Great views to the ENE
Most of the group headed straight to the gift shop/cafe to get a bite to eat and rest their legs. We all refilled our water supplies, got our trinkets at the gift shop, rested for about an hour and then got our obligatory summit shots by the big sign.
Our entire crew of 17 on the summit
My 14th summit, TJ's 6th. We really enjoy these times together.
If you notice in the group summit shot the aforementioned pajama pants and skinny jeans on a few of our hikers (facepalm). Two of the three girls and one of the dads had on pajama pants (to their credit they did wear appropriate shorts underneath) and the kid with the yellow bandana wore his trademark skinny jeans with his boat shoes! I couldn't believe it...just goes to show that many times, when it comes to teenagers, good information can go right in one ear and out the other. Oh well, what can I do...

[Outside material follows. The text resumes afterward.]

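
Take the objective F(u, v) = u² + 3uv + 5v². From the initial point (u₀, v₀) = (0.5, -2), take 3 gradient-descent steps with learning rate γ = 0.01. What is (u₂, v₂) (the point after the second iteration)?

∇F = (2u + 3v, 3u + 10v)
Step 1: at (0.5, -2), ∇F = (-5, -18.5) → (0.5, -2) − 0.01·(-5, -18.5) = (0.55, -1.815)
Step 2: at (0.55, -1.815), ∇F = (-4.345, -16.5) → (0.55, -1.815) − 0.01·(-4.345, -16.5) = (0.59345, -1.65)

(0.59345, -1.65)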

After about an hour and 15 minutes on the summit it was time to head down.
Time to head back down
We actually got to see some great wildlife on the way down.
A little wildlife arrived too.
The trip down took right at 3 hours for most of us and the last hikers in our group showed back up at the TH around 3 and 1/2 hours. No injuries and we got back in our vehicles right as it began to rain...what great timing.
We headed right back to camp, where we ate...in the rain...and everyone was dead to the world right at 9 pm.
We all woke up shortly before 6 am and got packed in and decided that we wanted to go home a faster way so we headed straight to Woodland Park and Manitou Springs to I-25 and headed south. Highway 24 is actually pretty neat and the views of Pikes Peak were really cool. It was fun listening to some of the kids mention how they were just up there the day before...I think it's pretty cool to think about too! 8)
Back to 3000 ft elevation and 105 degree heat...yuck.
One last shot of Pikes Peak from just N of Pueblo
Now....what to do next..........
A few of my observations and thoughts about this hike:
First off, I can not say enough good things about Mueller State Park. It is a great facility and I highly recommend it as a place to camp due to it's close vicinity to Crag's Campground.
Another note: This hike, while it is not too hard, is extremely long. You will want lots of water and luckily the folks that worked up at the summit store were very diligent to make sure we all had refilled our supplies before we left out.
The weather was great for us but you still need to get an early start to avoid storms. We were blessed with great conditions but it did start to thunder right as our last hikers were showing up at the TH. Due to it's length, I think taking first-timers on this route needs to be carefully thought out. It is a great route though and really, the distance is the only thing that made this route harder than usual. (To me anyways.)
The views from the summit are amazing. The wide open plains to the east and the Sangre de Cristo, Sawatch and Front Range mountains to the SW, W, NW, and N. I would almost think that you can see half of the state from Pikes. Just breathtaking.
As always, watch the skies. It is a great hike and the weather can change what is a great time into a cold, miserable experience.